We are Sergiy, Davit and Jason, founders of Snark AI (https://snark.ai). We provide low-cost GPUs for Deep Learning training and deployment on semi-decentralized servers.
We started Snark AI during our PhD programs at Princeton University. As deep learning researchers we always experienced lack of GPU resources. Renting out GPUs on the cloud didn't fit in our budget, and purchasing GPU cards was difficult -- at that time, so many GPUs were being taken away by the crypto-miners. Then we found out that GPU mining profits lag far behind public cloud GPU prices.
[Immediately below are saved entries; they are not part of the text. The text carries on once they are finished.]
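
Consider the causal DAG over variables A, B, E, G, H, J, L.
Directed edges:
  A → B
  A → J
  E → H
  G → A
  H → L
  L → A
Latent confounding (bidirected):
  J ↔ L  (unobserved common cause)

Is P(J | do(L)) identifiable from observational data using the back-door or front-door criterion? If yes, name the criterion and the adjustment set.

P(J|do(L)): frontdoor, adjust for {A}.

desc(L)\{L}={A,B,J}; candidates ⊆ {E,G,H}.
L↔J: latent back-door arc(s) into L.
size 0: {}; under {} L still reaches {E,H,J} ∋ J.
size 1: {E}, {G}, {H}; under {E} L still reaches {H,J} ∋ J.
size 2: {E,G}, {E,H}, {G,H}; under {E,G} L still reaches {H,J} ∋ J.
L↔J cannot be blocked by any observed set — no back-door set.
{A}: (i) intercepts every directed L→J path; (ii) no back-door L→{A}; (iii) {L} blocks every back-door {A}→J. Front-door holds.
P(J|do(L)) = Σ_{A} P(A|L) Σ_{L'} P(J|A,L')P(L').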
On top of that, we figured out that there's a way to run Neural Network inference and crypto-mining simultaneously without hurting mining hash rate. This observation is a little counterintuitive, but it turns out that anti-asic hashing algorithms are designed to be extremely memory intensive, which leaves a good chunk of the CUDA cores idle. We can utilize the leftover compute power to run Neural Network inference extremely cost efficiently, which could be a life savior for large-scale inference tasks. http://snark.ai/blog
At the same time, we provide low cost raw hardware access for Neural Network training. We aim to be up to 10 times cheaper than on-demand instances on public cloud, undercutting preempteble/spot instance by up to 2x. When the GPU is idle our algorithms efficiently switch to mining to reduce costs. Try it out at https://lab.snark.ai, with 10 hours of free GPU time. We made it very simple to access the hardware through a single command line after `pip3 install snark`. More information on usage here https://github.com/snarkai/snark-doc. We are also working on creating a hub for NNs, similar to docker hub. It is still work in progress but you can take a look at couple examples at https://hub.snark.ai/explore.
We would love to get your feedback, to understand how was the experience for training Deep Networks through our platform and then deploying.